Axion-like Particles from Hypernovae

TL;DR

This paper investigates how ultra-strong magnetic fields in hypernovae cores can produce axion-like particles (ALPs) via photon conversion, significantly enhancing their emission and offering new detection prospects through gamma-ray observations.

Contribution

It demonstrates that magnetic fields in hypernovae cores can greatly increase ALP production, especially for masses around 10 MeV, revealing a novel mechanism and detection pathway.

Findings

ALP emissivity is over 100 times larger than previous estimates.

Massive ALPs cause delayed gamma-ray signals from decay.

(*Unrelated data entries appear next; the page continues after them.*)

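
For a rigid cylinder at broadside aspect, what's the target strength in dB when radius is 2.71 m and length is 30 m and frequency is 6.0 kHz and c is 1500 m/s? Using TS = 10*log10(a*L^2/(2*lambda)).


lambda = 1500/6000 = 0.25 m
TS = 10*log10(2.71*30^2/(2*0.25)) = 36.88

36.88 dB


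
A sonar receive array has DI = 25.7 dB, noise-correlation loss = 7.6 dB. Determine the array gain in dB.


AG = DI - L_corr = 25.7 - 7.6 = 18.1

18.1 dB


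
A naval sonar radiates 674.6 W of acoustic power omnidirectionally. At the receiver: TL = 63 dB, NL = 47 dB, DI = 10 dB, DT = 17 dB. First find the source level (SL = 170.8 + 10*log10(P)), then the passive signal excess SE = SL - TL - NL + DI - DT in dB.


Step 1: SL = 170.8 + 10*log10(674.6) = 199.09 dB
Step 2: SE = SL - TL - NL + DI - DT = 199.09 - 63 - 47 + 10 - 17 = 82.09

82.09 dB


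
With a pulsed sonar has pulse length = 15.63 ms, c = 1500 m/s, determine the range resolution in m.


dR = c*tau/2 = 1500 * 15.63e-3 / 2 = 11.7225

11.7225 m


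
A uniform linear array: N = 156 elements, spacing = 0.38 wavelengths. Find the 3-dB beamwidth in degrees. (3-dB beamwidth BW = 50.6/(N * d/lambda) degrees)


BW = 50.6 / (156 * 0.38) = 50.6 / 59.28 = 0.85

0.85 deg


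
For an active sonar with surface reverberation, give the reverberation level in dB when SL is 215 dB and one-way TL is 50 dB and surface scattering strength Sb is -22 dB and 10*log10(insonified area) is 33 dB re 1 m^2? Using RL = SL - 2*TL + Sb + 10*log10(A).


RL = SL - 2*TL + Sb + 10*log10(A) = 215 - 2*50 + (-22) + 33 = 126

126 dB


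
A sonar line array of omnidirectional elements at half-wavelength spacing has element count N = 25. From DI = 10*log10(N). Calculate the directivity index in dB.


DI = 10*log10(25) = 13.98

13.98 dB


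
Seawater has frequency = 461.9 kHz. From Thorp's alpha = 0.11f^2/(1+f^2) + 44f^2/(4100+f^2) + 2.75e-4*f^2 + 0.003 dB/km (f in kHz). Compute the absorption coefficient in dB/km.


f^2 = 213351.61
alpha = 0.11*213351.61/(1+213351.61) + 44*213351.61/(4100+213351.61) + 2.75e-4*213351.61 + 0.003 = 101.955

101.955 dB/km


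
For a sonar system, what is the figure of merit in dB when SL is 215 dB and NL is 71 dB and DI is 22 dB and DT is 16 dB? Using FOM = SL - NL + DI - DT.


FOM = SL - NL + DI - DT = 215 - 71 + 22 - 16 = 150

150 dB


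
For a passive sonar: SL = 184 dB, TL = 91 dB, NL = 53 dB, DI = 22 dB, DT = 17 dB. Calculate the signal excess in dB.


SE = SL - TL - NL + DI - DT = 184 - 91 - 53 + 22 - 17 = 45

45 dB


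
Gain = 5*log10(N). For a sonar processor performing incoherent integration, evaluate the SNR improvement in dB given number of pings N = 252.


12.01 dB


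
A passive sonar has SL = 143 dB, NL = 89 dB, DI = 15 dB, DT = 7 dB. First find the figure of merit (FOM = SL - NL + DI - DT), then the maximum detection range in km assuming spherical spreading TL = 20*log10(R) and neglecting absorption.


Step 1: FOM = SL - NL + DI - DT = 143 - 89 + 15 - 7 = 62 dB
Step 2: at max range FOM = TL = 20*log10(R), so R = 10^(62/20) = 1258.93 m = 1.26 km

1.26 km


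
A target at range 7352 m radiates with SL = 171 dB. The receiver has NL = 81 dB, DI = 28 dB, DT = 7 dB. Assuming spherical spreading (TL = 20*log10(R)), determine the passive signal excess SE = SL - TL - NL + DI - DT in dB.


Step 1: TL = 20*log10(7352) = 77.33 dB
Step 2: SE = 171 - 77.33 - 81 + 28 - 7 = 33.67

33.67 dB


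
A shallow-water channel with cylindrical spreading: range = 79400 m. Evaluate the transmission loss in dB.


TL = 10*log10(79400) = 49.0

49.0 dB


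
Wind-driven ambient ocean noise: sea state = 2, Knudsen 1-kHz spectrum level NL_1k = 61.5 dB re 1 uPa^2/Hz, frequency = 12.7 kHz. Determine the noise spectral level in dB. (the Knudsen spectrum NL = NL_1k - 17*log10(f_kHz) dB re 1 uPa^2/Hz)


NL = NL_1k - 17*log10(f_kHz) = 61.5 - 17*log10(12.7) = 61.5 - (18.76) = 42.74

42.74 dB


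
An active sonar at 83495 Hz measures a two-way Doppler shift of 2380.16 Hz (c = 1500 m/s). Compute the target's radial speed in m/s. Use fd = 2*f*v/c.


From fd = 2*f*v/c, v = c*fd/(2*f) = 1500 * 2380.16 / (2*83495) = 21.38

21.38 m/s


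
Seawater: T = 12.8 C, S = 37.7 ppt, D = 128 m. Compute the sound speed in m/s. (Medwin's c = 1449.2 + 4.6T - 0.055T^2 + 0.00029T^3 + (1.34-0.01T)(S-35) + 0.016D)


c = 1449.2 + 4.6*12.8 - 0.055*12.8^2 + 0.00029*12.8^3 + (1.34 - 0.01*12.8)*(37.7 - 35) + 0.016*128 = 1505.0

1505.0 m/s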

High-statistics gamma-ray satellites can probe this ALP production mechanism.

Abstract

It was recently pointed out that very energetic subclasses of supernovae (SNe), like hypernovae and superluminous SNe, might host ultra-strong magnetic fields in their core. Such fields may catalyze the production of feebly interacting particles, changing the predicted emission rates. Here we consider the case of axion-like particles (ALPs) and show that the predicted large scale magnetic fields in the core contribute significantly to the ALP production, via a coherent conversion of thermal photons. Using recent state-of-the-art SN simulations including magnetohydrodynamics, we find that if ALPs have masses $m_a \sim {\mathcal O}(10)\, \rm MeV$, their emissivity via magnetic conversions is over two orders of magnitude larger than previously estimated. Moreover, the radiative decay of these massive ALPs would lead to a peculiar delay in the arrival times of the daughter photons. Therefore, high-statistics gamma-ray satellites can potentially discover MeV ALPs in an unprobed region of the parameter space and shed light on the magnetohydrodinamical nature of the SN explosion.